14.BÖLÜM

192 10 0
                                    

Öylece durmuş babamın ne diyeceğini bekliyordum.
Babam konuşmak için ağzını açıp geri kapıyordu.
Daha fazla dayanamayıp " Hadi anlat  baba ." dedim.

Babam boğazını temizleyip kucağımda duran ellerimi tuttu.
"Bak kızım bu anlatacaklarımdan sonra bana , bize kızacaksın sana anlatmadık diye ama seni korumaya çalıştık." dedi.

"Sen daha doğmadan birkaç yıl önce annenle üniversitede çok yakın arkadaştık . Herşey çok sıradan dı ama bir anda annengil kimseye haber vermeden taşınmışlardı. Onu çok aradım ama ne bir gören ne de duyan vardı. Nereye gittiklerini bir türlü bulamadım. Sonra bende herkes gibi yeniden yaşantıma devam ettim ama aklım hep ondaydı."

"Aradan 3 yıl geçmişti . Akşam evimde otururken kapı çaldı. Normalde çok ziyaretçim olmazdı. Kapıyı açınca karşımda mary'i (Eva'nın annesi) gördüm.
Daha şokumu atlatamadan kucağındaki seni fark ettim . Ağzım bir karış açık kalmıştı. Sonra kendime gelip onu içeri çağırdım.
Kendimi tutamayıp " Onca yıl nerelerdeydin sen ?" diye bağırdım.
"Herşeyi anlatıcam ." dedi. Sesi titriyordu . Ağlamaktan gözleri kızarıp şişmişti. "
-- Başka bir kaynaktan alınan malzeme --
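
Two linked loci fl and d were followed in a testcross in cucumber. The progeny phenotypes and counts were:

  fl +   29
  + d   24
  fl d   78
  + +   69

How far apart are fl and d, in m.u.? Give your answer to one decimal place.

26.5 m.u.

The two most frequent classes, + + (69) and fl d (78), are the parental types, so the F1 was + + / fl d.
The recombinant classes are + d and fl +: 24 + 29 = 53.
Recombination frequency = 53/200 = 0.2650 ≈ 26.5%, i.e. 26.5 m.u.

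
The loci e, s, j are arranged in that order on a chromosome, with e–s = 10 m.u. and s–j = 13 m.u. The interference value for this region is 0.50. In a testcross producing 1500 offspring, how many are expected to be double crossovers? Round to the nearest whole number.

10

Map distances give recombination frequencies of 0.100 and 0.130 for the two intervals.
With interference 0.50 (so coincidence = 0.50), expected double-crossover frequency = 0.100 × 0.130 × 0.50 = 0.00650.
Expected number = 0.00650 × 1500 = 9.75 ≈ 10.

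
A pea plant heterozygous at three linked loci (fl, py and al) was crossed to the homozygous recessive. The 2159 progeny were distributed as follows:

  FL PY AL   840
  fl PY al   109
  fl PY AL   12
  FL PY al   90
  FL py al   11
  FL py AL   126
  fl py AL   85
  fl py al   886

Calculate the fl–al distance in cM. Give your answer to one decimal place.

9.2 cM

The two most frequent reciprocal classes, FL PY AL and fl py al, are the parental types, so the F1 was FL PY AL / fl py al.
The two rarest classes, fl PY AL and FL py al, are the double crossovers. Comparing them with the parentals, only the fl allele has switched, so fl is the middle locus and the order is al – fl – py.
Crossovers in the al–fl interval produce the single-crossover classes FL PY al and fl py AL (90 + 85 = 175) plus the double crossovers (23).
RF(al–fl) = (175 + 23) / 2159 = 198/2159 = 0.0917 → 9.2 cM.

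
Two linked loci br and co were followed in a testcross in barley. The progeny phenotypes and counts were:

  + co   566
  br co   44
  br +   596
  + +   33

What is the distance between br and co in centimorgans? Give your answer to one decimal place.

The two most frequent classes, + co (566) and br + (596), are the parental types, so the F1 was + co / br +.
The recombinant classes are + + and br co: 33 + 44 = 77.
Recombination frequency = 77/1239 = 0.0621 ≈ 6.2%, i.e. 6.2 centimorgans.

6.2 centimorgans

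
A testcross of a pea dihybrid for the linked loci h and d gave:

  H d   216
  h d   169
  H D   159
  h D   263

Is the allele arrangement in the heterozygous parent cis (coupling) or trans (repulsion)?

trans

The two most frequent classes are H d (216) and h D (263); these are the parental (non-recombinant) types.
So the F1 carried H d on one chromosome and h D on the other — the recessive alleles are on opposite chromosomes (trans / repulsion).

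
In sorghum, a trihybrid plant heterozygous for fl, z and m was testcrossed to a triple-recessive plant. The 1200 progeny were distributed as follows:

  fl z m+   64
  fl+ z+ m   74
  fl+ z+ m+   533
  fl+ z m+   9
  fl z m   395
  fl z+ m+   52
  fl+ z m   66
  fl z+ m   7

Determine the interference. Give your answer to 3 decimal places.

The two most frequent reciprocal classes, fl z m and fl+ z+ m+, are the parental types, so the F1 was fl z m / fl+ z+ m+.
The two rarest classes, fl z+ m and fl+ z m+, are the double crossovers. Comparing them with the parentals, only the z allele has switched, so z is the middle locus and the order is fl – z – m.
fl–z: (118 + 16)/1200 = 0.1117; z–m: (138 + 16)/1200 = 0.1283.
Expected DCO frequency = 0.1117 × 0.1283 ≈ 0.01433; observed = 16/1200 ≈ 0.01333.
Coefficient of coincidence = 0.01333/0.01433 ≈ 0.930; interference = 1 − 0.930 = 0.070.

0.070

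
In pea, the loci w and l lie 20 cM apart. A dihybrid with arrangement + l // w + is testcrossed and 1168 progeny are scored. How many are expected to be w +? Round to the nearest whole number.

467

A map distance of 20 cM corresponds to a recombination frequency of 0.200.
The F1 is + l / w +, so w + is a parental gamete class with expected frequency (1 − r)/2 = 0.800/2 = 0.4000.
Expected number = 0.4000 × 1168 = 467.20 ≈ 467.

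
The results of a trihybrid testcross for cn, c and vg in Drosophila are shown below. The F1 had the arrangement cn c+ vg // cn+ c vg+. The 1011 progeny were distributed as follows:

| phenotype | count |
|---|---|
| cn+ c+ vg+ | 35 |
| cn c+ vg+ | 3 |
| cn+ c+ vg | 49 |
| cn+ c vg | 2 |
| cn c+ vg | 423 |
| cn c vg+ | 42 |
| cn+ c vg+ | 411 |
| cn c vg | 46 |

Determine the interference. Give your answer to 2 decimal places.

0.39

The two rarest classes, cn c+ vg+ and cn+ c vg, are the double crossovers. Comparing them with the parentals, only the vg allele has switched, so vg is the middle locus and the order is cn – vg – c.
cn–vg: (91 + 5)/1011 = 0.0950; vg–c: (81 + 5)/1011 = 0.0851.
Expected DCO frequency = 0.0950 × 0.0851 ≈ 0.00808; observed = 5/1011 ≈ 0.00495.
Coefficient of coincidence = 0.00495/0.00808 ≈ 0.61; interference = 1 − 0.61 = 0.39.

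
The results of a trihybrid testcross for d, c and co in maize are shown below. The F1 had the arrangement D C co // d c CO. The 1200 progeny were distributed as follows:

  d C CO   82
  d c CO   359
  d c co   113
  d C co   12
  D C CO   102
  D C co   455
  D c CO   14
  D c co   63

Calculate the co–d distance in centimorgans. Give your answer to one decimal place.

20.1 centimorgans

The two rarest classes, d C co and D c CO, are the double crossovers. Comparing them with the parentals, only the d allele has switched, so d is the middle locus and the order is c – d – co.
Crossovers in the d–co interval produce the single-crossover classes D C CO and d c co (102 + 113 = 215) plus the double crossovers (26).
RF(d–co) = (215 + 26) / 1200 = 241/1200 = 0.2008 → 20.1 centimorgans.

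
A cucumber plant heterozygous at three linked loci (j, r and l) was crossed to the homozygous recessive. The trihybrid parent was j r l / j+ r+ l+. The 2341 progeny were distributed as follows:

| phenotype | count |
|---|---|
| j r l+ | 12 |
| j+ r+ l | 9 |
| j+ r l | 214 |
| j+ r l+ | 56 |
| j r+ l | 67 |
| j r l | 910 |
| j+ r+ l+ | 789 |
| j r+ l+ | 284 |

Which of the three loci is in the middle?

The two rarest classes, j r l+ and j+ r+ l, are the double crossovers. Comparing them with the parentals, only the l allele has switched, so l is the middle locus and the order is j – l – r.

l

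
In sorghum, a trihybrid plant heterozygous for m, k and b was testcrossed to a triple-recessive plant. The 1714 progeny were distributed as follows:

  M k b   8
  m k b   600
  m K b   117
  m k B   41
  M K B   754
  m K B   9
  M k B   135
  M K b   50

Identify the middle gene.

The two most frequent reciprocal classes, m k b and M K B, are the parental types, so the F1 was m k b / M K B.
The two rarest classes, M k b and m K B, are the double crossovers. Comparing them with the parentals, only the m allele has switched, so m is the middle locus and the order is b – m – k.

m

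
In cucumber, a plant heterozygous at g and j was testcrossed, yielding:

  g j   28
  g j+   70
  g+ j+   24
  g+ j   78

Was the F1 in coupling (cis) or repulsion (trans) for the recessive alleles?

trans

The two most frequent classes are g+ j (78) and g j+ (70); these are the parental (non-recombinant) types.
So the F1 carried g+ j on one chromosome and g j+ on the other — the recessive alleles are on opposite chromosomes (trans / repulsion).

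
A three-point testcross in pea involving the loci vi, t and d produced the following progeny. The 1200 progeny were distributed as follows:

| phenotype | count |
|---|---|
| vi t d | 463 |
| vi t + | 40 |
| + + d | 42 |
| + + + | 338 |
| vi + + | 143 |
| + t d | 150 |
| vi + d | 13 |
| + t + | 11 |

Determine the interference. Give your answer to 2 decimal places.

The two most frequent reciprocal classes, + + + and vi t d, are the parental types, so the F1 was + + + / vi t d.
The two rarest classes, + t + and vi + d, are the double crossovers. Comparing them with the parentals, only the t allele has switched, so t is the middle locus and the order is d – t – vi.
d–t: (82 + 24)/1200 = 0.0883; t–vi: (293 + 24)/1200 = 0.2642.
Expected DCO frequency = 0.0883 × 0.2642 ≈ 0.02333; observed = 24/1200 ≈ 0.02000.
Coefficient of coincidence = 0.02000/0.02333 ≈ 0.86; interference = 1 − 0.86 = 0.14.

0.14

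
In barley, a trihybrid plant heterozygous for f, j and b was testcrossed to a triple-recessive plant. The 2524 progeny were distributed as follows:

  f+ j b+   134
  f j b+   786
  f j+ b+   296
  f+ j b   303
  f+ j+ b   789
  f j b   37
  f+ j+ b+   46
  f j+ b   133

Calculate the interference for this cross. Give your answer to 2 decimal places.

The two most frequent reciprocal classes, f j b+ and f+ j+ b, are the parental types, so the F1 was f j b+ / f+ j+ b.
The two rarest classes, f j b and f+ j+ b+, are the double crossovers. Comparing them with the parentals, only the b allele has switched, so b is the middle locus and the order is f – b – j.
f–b: (267 + 83)/2524 = 0.1387; b–j: (599 + 83)/2524 = 0.2702.
Expected DCO frequency = 0.1387 × 0.2702 ≈ 0.03748; observed = 83/2524 ≈ 0.03288.
Coefficient of coincidence = 0.03288/0.03748 ≈ 0.88; interference = 1 − 0.88 = 0.12.

0.12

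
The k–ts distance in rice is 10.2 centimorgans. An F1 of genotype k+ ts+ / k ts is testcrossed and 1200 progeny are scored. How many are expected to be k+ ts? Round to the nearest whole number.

61

A map distance of 10.2 centimorgans corresponds to a recombination frequency of 0.102.
The F1 is k+ ts+ / k ts, so k+ ts is a recombinant gamete class with expected frequency r/2 = 0.102/2 = 0.0510.
Expected number = 0.0510 × 1200 = 61.20 ≈ 61.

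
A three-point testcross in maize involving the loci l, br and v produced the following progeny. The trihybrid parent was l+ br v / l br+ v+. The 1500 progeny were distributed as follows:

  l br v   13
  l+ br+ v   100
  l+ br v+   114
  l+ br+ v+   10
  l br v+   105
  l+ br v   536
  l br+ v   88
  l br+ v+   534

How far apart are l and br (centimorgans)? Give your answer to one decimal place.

15.2 centimorgans

The two rarest classes, l br v and l+ br+ v+, are the double crossovers. Comparing them with the parentals, only the l allele has switched, so l is the middle locus and the order is v – l – br.
Crossovers in the l–br interval produce the single-crossover classes l+ br+ v and l br v+ (100 + 105 = 205) plus the double crossovers (23).
RF(l–br) = (205 + 23) / 1500 = 228/1500 = 0.1520 → 15.2 centimorgans.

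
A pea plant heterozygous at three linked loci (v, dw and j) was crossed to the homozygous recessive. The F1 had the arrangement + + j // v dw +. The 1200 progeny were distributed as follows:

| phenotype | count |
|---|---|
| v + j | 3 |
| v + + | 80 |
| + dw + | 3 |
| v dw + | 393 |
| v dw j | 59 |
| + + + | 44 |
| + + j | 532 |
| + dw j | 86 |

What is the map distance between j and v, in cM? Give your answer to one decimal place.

9.1 cM

The two rarest classes, v + j and + dw +, are the double crossovers. Comparing them with the parentals, only the v allele has switched, so v is the middle locus and the order is j – v – dw.
Crossovers in the j–v interval produce the single-crossover classes + + + and v dw j (44 + 59 = 103) plus the double crossovers (6).
RF(j–v) = (103 + 6) / 1200 = 109/1200 = 0.0908 → 9.1 cM.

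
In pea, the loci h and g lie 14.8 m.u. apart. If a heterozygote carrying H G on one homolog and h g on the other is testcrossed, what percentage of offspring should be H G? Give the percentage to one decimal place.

A map distance of 14.8 m.u. corresponds to a recombination frequency of 0.148.
The F1 is H G / h g, so H G is a parental gamete class with expected frequency (1 − r)/2 = 0.852/2 = 0.4260.
That is 0.4260 = 42.6% of the progeny.

42.6%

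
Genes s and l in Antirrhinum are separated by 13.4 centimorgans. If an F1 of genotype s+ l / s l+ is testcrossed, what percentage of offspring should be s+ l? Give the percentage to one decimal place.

43.3%

A map distance of 13.4 centimorgans corresponds to a recombination frequency of 0.134.
The F1 is s+ l / s l+, so s+ l is a parental gamete class with expected frequency (1 − r)/2 = 0.866/2 = 0.4330.
That is 0.4330 = 43.3% of the progeny.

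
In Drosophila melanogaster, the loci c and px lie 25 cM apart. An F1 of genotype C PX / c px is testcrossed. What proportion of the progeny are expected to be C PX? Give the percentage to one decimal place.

A map distance of 25 cM corresponds to a recombination frequency of 0.250.
The F1 is C PX / c px, so C PX is a parental gamete class with expected frequency (1 − r)/2 = 0.750/2 = 0.3750.
That is 0.3750 = 37.5% of the progeny.

37.5%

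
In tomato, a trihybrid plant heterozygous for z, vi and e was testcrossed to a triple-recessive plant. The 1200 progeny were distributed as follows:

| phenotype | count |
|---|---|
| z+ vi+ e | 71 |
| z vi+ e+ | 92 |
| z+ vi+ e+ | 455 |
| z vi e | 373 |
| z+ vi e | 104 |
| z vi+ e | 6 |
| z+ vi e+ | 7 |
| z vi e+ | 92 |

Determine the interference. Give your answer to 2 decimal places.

The two most frequent reciprocal classes, z vi e and z+ vi+ e+, are the parental types, so the F1 was z vi e / z+ vi+ e+.
The two rarest classes, z vi+ e and z+ vi e+, are the double crossovers. Comparing them with the parentals, only the vi allele has switched, so vi is the middle locus and the order is e – vi – z.
e–vi: (163 + 13)/1200 = 0.1467; vi–z: (196 + 13)/1200 = 0.1742.
Expected DCO frequency = 0.1467 × 0.1742 ≈ 0.02556; observed = 13/1200 ≈ 0.01083.
Coefficient of coincidence = 0.01083/0.02556 ≈ 0.42; interference = 1 − 0.42 = 0.58.

0.58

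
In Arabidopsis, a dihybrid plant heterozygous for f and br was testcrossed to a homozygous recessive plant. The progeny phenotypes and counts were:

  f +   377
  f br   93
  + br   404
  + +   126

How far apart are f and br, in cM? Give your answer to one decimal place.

21.9 cM

The two most frequent classes, + br (404) and f + (377), are the parental types, so the F1 was + br / f +.
The recombinant classes are + + and f br: 126 + 93 = 219.
Recombination frequency = 219/1000 = 0.2190 ≈ 21.9%, i.e. 21.9 cM.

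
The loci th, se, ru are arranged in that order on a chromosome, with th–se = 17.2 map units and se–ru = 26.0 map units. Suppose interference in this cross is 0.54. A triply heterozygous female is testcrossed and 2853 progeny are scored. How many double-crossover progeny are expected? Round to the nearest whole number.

Map distances give recombination frequencies of 0.172 and 0.260 for the two intervals.
With interference 0.54 (so coincidence = 0.46), expected double-crossover frequency = 0.172 × 0.260 × 0.46 = 0.02057.
Expected number = 0.02057 × 2853 = 58.69 ≈ 59.

59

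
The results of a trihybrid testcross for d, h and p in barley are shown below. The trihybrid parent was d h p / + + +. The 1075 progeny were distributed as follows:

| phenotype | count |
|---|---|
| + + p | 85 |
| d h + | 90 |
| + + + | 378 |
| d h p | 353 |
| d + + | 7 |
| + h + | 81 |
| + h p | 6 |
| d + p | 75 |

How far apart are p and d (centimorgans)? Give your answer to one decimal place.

The two rarest classes, + h p and d + +, are the double crossovers. Comparing them with the parentals, only the d allele has switched, so d is the middle locus and the order is p – d – h.
Crossovers in the p–d interval produce the single-crossover classes d h + and + + p (90 + 85 = 175) plus the double crossovers (13).
RF(p–d) = (175 + 13) / 1075 = 188/1075 = 0.1749 → 17.5 centimorgans.

17.5 centimorgans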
"O anlatana kadar üstüne gitmedim . Önce yemek yedik . Sen uyuduktan sonra salona geçip oturduk. Birşey demeden anlatmasını bekliyordum.
"Bak bana inanmayacaksın ama sana yinede herşeyi anlatıcam ." dedi.
"Burdan gitmeden bir gün önce annemgil bir telefon aldılar. Kurul tarafından çağrıldıklarını acilen gelmeleri gerektiğini annemle babam konuşurken duydum. Ama hiç birşey den haberim yoktu. Annem odama gelip eşyalarımı toplamamı istedi. Tabi ki bunu kabullenemedim. Bana hiç bir şey anlatmadan fikrimi sormadan karar vermeleri sinirlerimi bozmuştu. Annemgile çok diretince anlatmak zorunda kaldıklar . Onlar bir tür avcıymış . Kurtadam vb şeyleri avlıyolarmış. Benimde yüzüm aynı senin yüzünün şeklini almıştı.
Böyle deli saçması bir şeye inanmayacaktım . Ama annemgil ne yapıp beni götürmeye ikna ettiler. Seninle vedalaşıcaktım ama izin vermediler. Herşey çok ani oldu. Arabaya bindiğimiz gibi gittik şehirden . İki gün sürdü yolculuğunuz . Yemek araları haricinde durmadan gidiyorduk. Çok acil gibiydi işleri.
Sonra büyük bir ormanın önünde durdu arabamız. Babamla annem arabadan inip onu takip etmemi istediler. Bayağı bir yol yürüdükten sonra karşımıza çok ihtişamlı büyük bir bina çıktı. Giriş kapısının yanlarında değişik şekillerde bir sürü heykel vardı. Ama bina bayağı yaşlıya benziyordu. O sırada açık olan kapıdan iki tane siyah takım elbiseli adam merdivenlerden inerek bize doğru geldiler. Babam ve annemin karşısında saygıyla eğilip " içeride sizi bekliyorlar." dediler.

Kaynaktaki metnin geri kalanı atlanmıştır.